It’s a small honky tonk but for some of the regulars, it’s a neighborhood bar. The place has an almost cult-like following from those near and far. (Here’s a link to some letters from the bar’s fan base.) It won the Austin Chronicle’s Best Friendly Bar award in 2002. When I arrived early evening on a Tuesday, a group of folks were sitting around a table playing dominoes.
Ginny, who doesn’t smoke or drink, didn’t let the small size of the place stop her from bringing in live music when she took over the saloon in 1993. The music is country and the most popular band is Dale Watson. For many years he has played there every Thursday and Sunday night when he wasn’t traveling. And when he is traveling he doesn’t hesitate to tell people about the Little Longhorng Saloon back in Austin. Ginny says she’s received a number of letters over the years from Europeans who have visited the bar while in Austin on Dale’s recommendation. You can catch Dale there most Sunday nights now. Other regulars include Justin Trevino, Roger Wallace, and Billy Dee (see recent Statesman article on Billy). The photo on the left shows the wall behind her corner stage with pictures of many of the bands that have played there over the years.
Given that it’s SXSW week, I asked whether she was hosting any of the 1,400 bands in town as part of the event. She had been asked in the past but wasn’t interested in all of the commotion that came with it. For the 3 or 4 days of the event, bands are constantly setting up and breaking down their equipment. It’s not worth the trouble. No surprise, the Little Longhorn Saloon strikes me as the place to escape when the festival descends on the city.

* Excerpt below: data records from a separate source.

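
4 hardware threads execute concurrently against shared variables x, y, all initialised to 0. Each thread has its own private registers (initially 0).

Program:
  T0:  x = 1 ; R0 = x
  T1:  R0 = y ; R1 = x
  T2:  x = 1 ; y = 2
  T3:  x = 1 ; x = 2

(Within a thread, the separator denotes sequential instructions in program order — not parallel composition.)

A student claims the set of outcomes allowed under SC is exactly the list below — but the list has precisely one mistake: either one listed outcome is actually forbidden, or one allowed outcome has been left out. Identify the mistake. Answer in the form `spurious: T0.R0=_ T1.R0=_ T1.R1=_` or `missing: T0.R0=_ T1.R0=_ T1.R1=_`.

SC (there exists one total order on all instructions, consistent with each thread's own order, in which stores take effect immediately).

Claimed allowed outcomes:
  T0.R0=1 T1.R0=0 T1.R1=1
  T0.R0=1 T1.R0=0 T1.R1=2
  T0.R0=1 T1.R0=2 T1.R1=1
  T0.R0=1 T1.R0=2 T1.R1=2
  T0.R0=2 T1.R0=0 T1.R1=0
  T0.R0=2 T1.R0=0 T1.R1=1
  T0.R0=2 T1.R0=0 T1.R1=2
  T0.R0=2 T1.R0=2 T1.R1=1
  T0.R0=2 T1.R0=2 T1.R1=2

outcome vector order: (T0.R0,T1.R0,T1.R1)
SC: 10 outcomes — {<1 0 0> <1 0 1> <1 0 2> <1 2 1> <1 2 2> <2 0 0> <2 0 1> <2 0 2> <2 2 1> <2 2 2>}
SC∖claimed = {<1 0 0>}

missing: T0.R0=1 T1.R0=0 T1.R1=0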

The Little Longhorn Saloon is a small, narrow place. When you walk in the door the pool table is right there. I imagine this can disrupt a pool shooter’s concentration. The size of the place doesn’t stop folks from dancing though. And she brings in a mix of clientele: old, young, bikers, country western lovers, students, UT football players on occasion, and the curious. I asked Ginny if she had any old photos of the place. She provided me the one to the right from a book entitled “Genuine Texas Handbook,” by Rosemary Kent. The book was published in 1981. No telling how old the photo is. Looks like it was taken before they had paved the parking lot.
The Little Longhorn Saloon hasn’t changed much over the years. As Ginny put it, the only thing that’s different is the beer selection and the neon signs promoting it. Lone Star, by far, is her most popular beer and that hasn’t changed over the years.
Ginny’s is open 6 days a week (Tues – Sun) from 9 a.m. to 2 a.m.. Go there for live music, beer, pool and good company. There’s never a cover. In addition to beer and wine Ginny’s offer setups. They don’t have a kitchen so food is pretty much limited to snacks. Allandale, the only neighborhood in the world with a Little Longhorn Saloon.